I know that I promised an exciting article about the book "Born to Run" but since I bought it on Barnes & Noble.com, somehow downloaded it to my ipod, and now lost it, I have not been able to finish listening to it. Technology and me, grr. We do not get along.

Besides, I have so many other insights that come from ME and not from someone else's book, so if you really want to know what is so great about "Born to Run" go buy yourself a copy for goodness sake. (Or just wait until I get around to posting my thoughts on it...)

On Sunday, I went to a Yoga for Runners workshop. It was with my favorite yoga instructor and was fun for several reasons:

1. the actual amount of yoga done was extremely limited
2. everyone in the room was a runner and not a yogi, so it was noisy, fun, and no one was really able to do anything correctly the first time.
3. because the room was full of people who had probably never done yoga before, I felt very accomplished in my own yoga history.

The stretches were runner-centric and made us all feel like it was okay to have tight hamstrings.

But...OK. I'm totally going to bring it some anecdotes from the book. In "Born to Run," there is a line that sticks in my brain - you don't need to do yoga.
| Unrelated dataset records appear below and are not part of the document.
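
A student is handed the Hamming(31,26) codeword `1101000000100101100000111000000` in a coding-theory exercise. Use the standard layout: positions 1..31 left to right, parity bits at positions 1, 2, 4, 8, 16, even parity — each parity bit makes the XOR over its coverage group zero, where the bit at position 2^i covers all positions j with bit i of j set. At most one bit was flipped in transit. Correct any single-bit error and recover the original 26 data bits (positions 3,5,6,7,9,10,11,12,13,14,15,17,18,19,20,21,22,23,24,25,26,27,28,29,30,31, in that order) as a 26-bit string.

s1: b1⊕b3⊕b5⊕b7⊕b9⊕b11⊕b13⊕b15⊕b17⊕b19⊕b21⊕b23⊕b25⊕b27⊕b29⊕b31 = 1⊕0⊕0⊕0⊕0⊕1⊕0⊕0⊕1⊕0⊕0⊕1⊕1⊕0⊕0⊕0 = 1
s2: b2⊕b3⊕b6⊕b7⊕b10⊕b11⊕b14⊕b15⊕b18⊕b19⊕b22⊕b23⊕b26⊕b27⊕b30⊕b31 = 1⊕0⊕0⊕0⊕0⊕1⊕1⊕0⊕0⊕0⊕0⊕1⊕0⊕0⊕0⊕0 = 0
s4: b4⊕b5⊕b6⊕b7⊕b12⊕b13⊕b14⊕b15⊕b20⊕b21⊕b22⊕b23⊕b28⊕b29⊕b30⊕b31 = 1⊕0⊕0⊕0⊕0⊕0⊕1⊕0⊕0⊕0⊕0⊕1⊕0⊕0⊕0⊕0 = 1
s8: b8⊕b9⊕b10⊕b11⊕b12⊕b13⊕b14⊕b15⊕b24⊕b25⊕b26⊕b27⊕b28⊕b29⊕b30⊕b31 = 0⊕0⊕0⊕1⊕0⊕0⊕1⊕0⊕1⊕1⊕0⊕0⊕0⊕0⊕0⊕0 = 0
s16: b16⊕b17⊕b18⊕b19⊕b20⊕b21⊕b22⊕b23⊕b24⊕b25⊕b26⊕b27⊕b28⊕b29⊕b30⊕b31 = 1⊕1⊕0⊕0⊕0⊕0⊕0⊕1⊕1⊕1⊕0⊕0⊕0⊕0⊕0⊕0 = 1
Syndrome (s16...s1) = 10101 → position 21.
Flip bit 21: corrected codeword = 1101000000100101100010111000000
Data bits at positions 3,5,6,7,9,10,11,12,13,14,15,17,18,19,20,21,22,23,24,25,26,27,28,29,30,31: 00000010010100010111000000

00000010010100010111000000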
You don't even need to STRETCH AT ALL to become a better, faster runner.

CAN WE ALL JUST TAKE A MOMENT TO ACKNOWLEDGE THAT I HAVE BEEN SAYING THIS ALL ALONG?????

Now, let's try to decide who is right. My favorite yoga instructor, who I really like and respect, kept talking about the benefits of stretching and even brought out a skeleton to illustrate her points on why muscles that are connected can cause great injury if you treat them badly. And I totally get that. I totally understand the explanation but my body does not respond well to stretching. Yesterday I went running less than 24 hours after the yoga class and felt MORE TIGHT than I had in weeks.

I mean, maybe there is something to be said for constant yoga and stretching, but I still just can't get behind it. I can't find the drive to do that. The whole time, it's just a constant hum in my brain: "I'd rather be running."